Gaby turned to Claire. “You okay?”
Claire nodded. “Annie and Milly…?”
“They’re fine.”
“I saw Lance…”
“Yeah.” She looked back at Will, but said to the girl, “Stay here.”
She walked to Will and almost stepped on a body lying on the floor, hidden in the shadows. She looked down at a twisted black and pruned carcass. Or what was left of it. The head was missing. The monster wasn’t the only evidence of a fight down here. There were also two men in uniforms lying unmoving on the floor, both wearing gas masks. She didn’t have to ask Will what had happened to them.
“Will,” Gaby said. “What happened to the others? The black-eyed ones?”
“They’re still out there,” Will said. “There’s a lot of them.”
“How many?”
“I don’t know. Maybe thousands.”
“Why haven’t they…?”
She didn’t finish her question, because by then she was standing beside Will and looking out the hole in the wall.
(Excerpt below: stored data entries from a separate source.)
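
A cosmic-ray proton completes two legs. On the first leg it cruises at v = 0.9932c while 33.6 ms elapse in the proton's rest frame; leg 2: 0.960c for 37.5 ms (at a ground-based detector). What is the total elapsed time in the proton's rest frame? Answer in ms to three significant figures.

Leg 1: 33.6 ms is already measured in the proton's rest frame.
Leg 2: γ = 1/√(1 − 0.960²) = 25/7 ≈ 3.571; τ_2 = 37.5/3.571 = 10.50 ms.
Total: 33.60 + 10.50 ms.

τ = 44.1 ms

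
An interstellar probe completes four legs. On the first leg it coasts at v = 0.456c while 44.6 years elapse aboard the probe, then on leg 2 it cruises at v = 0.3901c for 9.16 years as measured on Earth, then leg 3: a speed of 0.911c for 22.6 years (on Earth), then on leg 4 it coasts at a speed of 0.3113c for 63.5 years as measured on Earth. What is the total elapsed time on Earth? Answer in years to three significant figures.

Δt = 145 years

Leg 1: γ = 1/√(1 − 0.456²) = 1/√0.7921 = 1.124; Δt_1 = 1.124 × 44.6 = 50.11 years.
Leg 2: 9.16 years is already measured on Earth.
Leg 3: 22.6 years is already measured on Earth.
Leg 4: 63.5 years is already measured on Earth.
Total: 50.11 + 9.160 + 22.60 + 63.50 years.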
There was something else there in the middle of the jagged opening. It was a decapitated head impaled on a long, thin piece of broken wood. The head was hairless and the smooth skin gleamed in the moonlight. When she looked back at the dead creature behind her, she was able to put two and two together.
“Where…?” she whispered.
“Outside,” Will said. He wasn’t whispering, she realized.
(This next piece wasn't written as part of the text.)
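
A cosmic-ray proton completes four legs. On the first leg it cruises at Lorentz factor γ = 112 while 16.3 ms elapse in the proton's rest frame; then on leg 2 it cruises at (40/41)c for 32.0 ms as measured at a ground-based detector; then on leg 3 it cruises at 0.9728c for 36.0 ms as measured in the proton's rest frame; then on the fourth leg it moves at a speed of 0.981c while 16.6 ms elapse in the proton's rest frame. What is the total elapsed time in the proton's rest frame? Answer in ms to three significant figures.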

She looked out the house and into the yard again. Will was right. The ghouls hadn’t gone anywhere. They were still outside.
All of them.
She could only see the first few hundred through the opening. The rest were hidden in the darkness beyond the power of even the moon to reveal. Not just in the yard, but around the house. The sides, the back, and well into the fields, too.
Her heart pounded at the sight of the creatures amassed outside. Their eyes, always creepy even when there was just one of them, were unfathomably terrifying with so many gathered at one spot. They looked like uncertain children, tentative and afraid. At first she thought they were looking at Will, but she was mistaken. They were staring at the head he had placed in the middle of the hole in the wall, which looked like the crooked mouth of a cave opening.
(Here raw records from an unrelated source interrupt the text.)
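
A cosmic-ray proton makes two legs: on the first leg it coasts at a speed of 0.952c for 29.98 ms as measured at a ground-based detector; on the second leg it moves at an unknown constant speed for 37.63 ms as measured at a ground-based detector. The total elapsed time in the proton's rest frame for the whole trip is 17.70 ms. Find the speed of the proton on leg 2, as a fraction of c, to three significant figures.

Leg 1: γ = 1/√(1 − 0.952²) = 1/√0.09370 = 3.267; τ_1 = 29.98/3.267 = 9.177 ms.
Leg 2: speed unknown; τ_2 = 37.63/γ_2.
Total proper time: 9.177 + τ_2 = 17.70, so τ_2 = 17.70 − 9.177 = 8.523 ms.
γ_2 = 37.63/8.523 = 4.415; β = √(1 − 1/γ²) = √0.9487.

β = 0.974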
There was, she knew with great certainty, absolutely nothing to stop the thousands of undead things out there from coming into the house at any moment. Even silver bullets would only kill so many before the rest overwhelmed them in an unstoppable tidal wave of black death. And then what? They could head up the stairs, but against that many, they would never survive the night. She didn’t have to look down at her watch to know that they had hours—hours—to go before sunrise.
But the creatures weren’t attacking. They stayed where they were, swaying slightly against each other, a mass of squirming black flesh, almost indistinguishable against the night. There was something odd about the way they looked at the head, with a mixture of fear and awe and something she hadn’t really seen from them before.